There was an interesting revelation during this interview. He said that Kenya Airways makes 70% of it’s revenues from transit passengers, 20% from tourists and the remaining 10% from domestic passengers. In other words, Naikuni was telling us that Kenya Airways has become a hub and spoke (H&S) airline. This model has been the undoing of many airlines here in the US. For one, a glitch at the hub affects the whole network as we saw late last year with the election skirmishes and could spell disaster for a carrier. Second, competition from point-to-point airlines and other more efficient hubs means a lower load factor while fixed costs remain high. The H&S model depends on volume and super-efficiency for it’s benefits to be fully realised. Third, the introduction of new players like Virgin into the market when the model hasn’t proven resilient enough just complicates matters.
Here in Texas, the Wright amendment kept Southwest Airline’s hub in Dallas Love Field airport and American Airlines hub at Dallas Fort Worth airport for this very reason. These two airports were essentially shielded by law (and a bit of political maneuvering) from competing against each other, even though they are only 30-45 minutes away from each other, until they were able to stand on their own. Jared Blank of the Online Travel Review, wrote an obituary of the hub and spoke model and the death of the US airline industry as we have known it and blamed it all on oil.

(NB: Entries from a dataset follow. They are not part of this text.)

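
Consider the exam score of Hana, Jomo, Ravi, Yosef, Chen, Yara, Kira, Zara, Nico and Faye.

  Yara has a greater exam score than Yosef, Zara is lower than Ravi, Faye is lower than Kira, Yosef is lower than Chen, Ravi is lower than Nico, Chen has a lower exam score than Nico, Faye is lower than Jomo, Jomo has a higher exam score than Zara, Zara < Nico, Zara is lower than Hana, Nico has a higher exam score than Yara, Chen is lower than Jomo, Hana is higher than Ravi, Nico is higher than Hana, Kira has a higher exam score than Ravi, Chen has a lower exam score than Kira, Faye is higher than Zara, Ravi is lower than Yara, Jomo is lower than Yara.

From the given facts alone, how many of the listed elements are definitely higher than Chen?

The elements the relations force above Chen are Jomo, Yara, Nico, Kira — no chain reaches any other.
That is 4.

4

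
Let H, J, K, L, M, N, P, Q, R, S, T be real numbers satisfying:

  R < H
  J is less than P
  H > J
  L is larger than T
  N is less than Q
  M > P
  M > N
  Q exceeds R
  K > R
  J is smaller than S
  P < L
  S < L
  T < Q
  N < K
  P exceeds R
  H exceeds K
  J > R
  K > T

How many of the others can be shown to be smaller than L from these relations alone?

5

Directly below L: T, P, S.
One step further: R, J (5 so far).
No other element is forced below L by the given relations, so the count is 5.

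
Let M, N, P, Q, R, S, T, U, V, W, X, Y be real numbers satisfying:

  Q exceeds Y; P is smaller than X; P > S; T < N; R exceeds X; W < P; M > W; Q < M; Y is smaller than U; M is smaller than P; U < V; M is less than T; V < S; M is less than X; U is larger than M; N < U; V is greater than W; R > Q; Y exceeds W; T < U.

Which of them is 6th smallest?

N

Piecing the relations together gives one ordering: W < Y < Q < M < T < N < U < V < S < P < X < R.
The 6th smallest is N.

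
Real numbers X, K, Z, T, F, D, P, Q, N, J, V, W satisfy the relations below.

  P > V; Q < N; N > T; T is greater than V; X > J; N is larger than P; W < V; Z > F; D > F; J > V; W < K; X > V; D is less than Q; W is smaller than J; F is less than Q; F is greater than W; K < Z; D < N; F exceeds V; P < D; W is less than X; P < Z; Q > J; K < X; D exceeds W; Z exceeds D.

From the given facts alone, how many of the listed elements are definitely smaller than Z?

From Z the given relations immediately reach F, P, K, D.
From those, W, V — 6 in total.
Nothing else is reachable below Z; 6 in all.

6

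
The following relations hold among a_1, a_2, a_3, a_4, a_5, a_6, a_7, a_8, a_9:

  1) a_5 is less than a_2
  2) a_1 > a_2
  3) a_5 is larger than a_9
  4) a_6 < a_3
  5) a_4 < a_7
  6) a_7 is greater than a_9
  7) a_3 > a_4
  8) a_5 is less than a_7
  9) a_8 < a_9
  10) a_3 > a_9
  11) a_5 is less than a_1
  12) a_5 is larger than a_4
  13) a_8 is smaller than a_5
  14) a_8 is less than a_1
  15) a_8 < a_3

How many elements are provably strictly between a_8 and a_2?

2

The relations place a_8 below a_2. An element lies strictly between them when it is forced above a_8 and also forced below a_2.
Above a_8: {a_9, a_3, a_5, a_1, a_7}. Below a_2: {a_9, a_4, a_5}.
Intersection: {a_9, a_5} — 2.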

Emirates is able to buck this trend because of the central global location of it’s hub in the Middle East. From there, it can connect passengers to any point on earth non-stop and combine city pairs anywhere in the world with only one stop in the Middle East. The purchase of super-long range aircraft takes full advantage of this to help Dubai in it’s quest to become the leading hub in the world. In addition to that, Dubai itself is not only rising as a major hub for both cargo and passenger traffic, but has also become a destination in the UAE’s long term strategy to move away from oil wealth and to make Dubai a financial and vacation destination.

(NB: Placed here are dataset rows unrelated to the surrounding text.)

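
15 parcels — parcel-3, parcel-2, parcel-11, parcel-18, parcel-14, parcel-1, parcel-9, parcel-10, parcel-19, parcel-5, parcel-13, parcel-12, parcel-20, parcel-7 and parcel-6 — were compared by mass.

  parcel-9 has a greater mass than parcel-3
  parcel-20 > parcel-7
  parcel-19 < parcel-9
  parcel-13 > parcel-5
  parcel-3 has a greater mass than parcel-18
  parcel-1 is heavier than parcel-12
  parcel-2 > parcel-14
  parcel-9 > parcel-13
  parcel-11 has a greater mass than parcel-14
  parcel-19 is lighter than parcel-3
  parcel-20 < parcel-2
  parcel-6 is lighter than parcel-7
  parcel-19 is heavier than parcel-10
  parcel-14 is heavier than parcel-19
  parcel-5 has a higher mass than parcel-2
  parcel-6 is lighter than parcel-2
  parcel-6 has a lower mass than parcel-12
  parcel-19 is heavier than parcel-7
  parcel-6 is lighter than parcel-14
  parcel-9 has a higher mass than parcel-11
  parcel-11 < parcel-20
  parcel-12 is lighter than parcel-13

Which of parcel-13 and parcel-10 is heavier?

Chaining the given relations: parcel-10 < parcel-19 < parcel-14 < parcel-11 < parcel-20 < parcel-2 < parcel-5 < parcel-13.
So parcel-10 < parcel-13; parcel-13 is the heavier of the two.

parcel-13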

Emirates Airlines was started in 1985 using two leased aircraft, an Airbus A300 and a Boeing 737-800 and rose to become one of the world’s premier international airlines. It posted an incredible 25% growth every year for the first 20 years since it’s inception and has become unstoppable in it’s global aviation dominance plans. Recent casualties include the failed attempt by Australia’s Qantas and Air New Zealand to merge in an effort to fend off competition from the airline and Virgin Blue on the highly profitable Trans-Tasman route. Although both airlines might still merge, they are open to other options as well and are fully aware that long-term survival will not be possible without a merger.
I remember in the late 80s and early 90s if you purchased a ticket on Emirates, you did not want anyone to know about it because you were considered “poor” or “cheap”. The airline made what seemed to be a million stops and it felt as if you were never going to reach your destination. How times have changed !
Competition in and out of Nairobi for long-haul flights is expected to get tough going forward for Kenya Airways as today’s delivery to Emirates becomes reality with several other planes yet to be delivered and Dubai transforms itself into the transit point of choice to and from Africa, Europe the Middle East and the Far East. In addition to that, Delta Airlines will enter the Kenyan market in 2009 on an Open Skies agreement with Kenya and fuel prices are expected to permanently remain high.
Kenya Airways seems to be developing a new strategy to justify the H&S model by increasing mid-haul Pan-African flights, installing a high-end ERP system and introducing e-ticketing all in this year in an effort to increase efficiency and reduce costs as it prepares to battle for passengers but this will not be enough because the most profitable routes (and the most competitive) still remain Europe, Asia, trans-Atlantic and Trans-Tasman (Australia and New Zealand) so for the near future, it seems like the strategic thinkers at Kenya Airways have their work cut out for them as they try to figure out how to continue to stay afloat in what the Qantas CEO, Geoff Dixon has termed as the ‘new aviation world order.’
In my opinion, a much more aggressive stance is required not only by Kenya Airways, but all remaining African airlines, including open, unrestricted bilateral agreements and takeovers or mergers if the market demands it. The 30-plus years of experimenting with restrictive bilateral agreements which favored national, state airlines that were inflexible to market demands has proven to be a dismal failure and need to be done away with if the remaining African airlines ever expect to be players on the aviation world stage.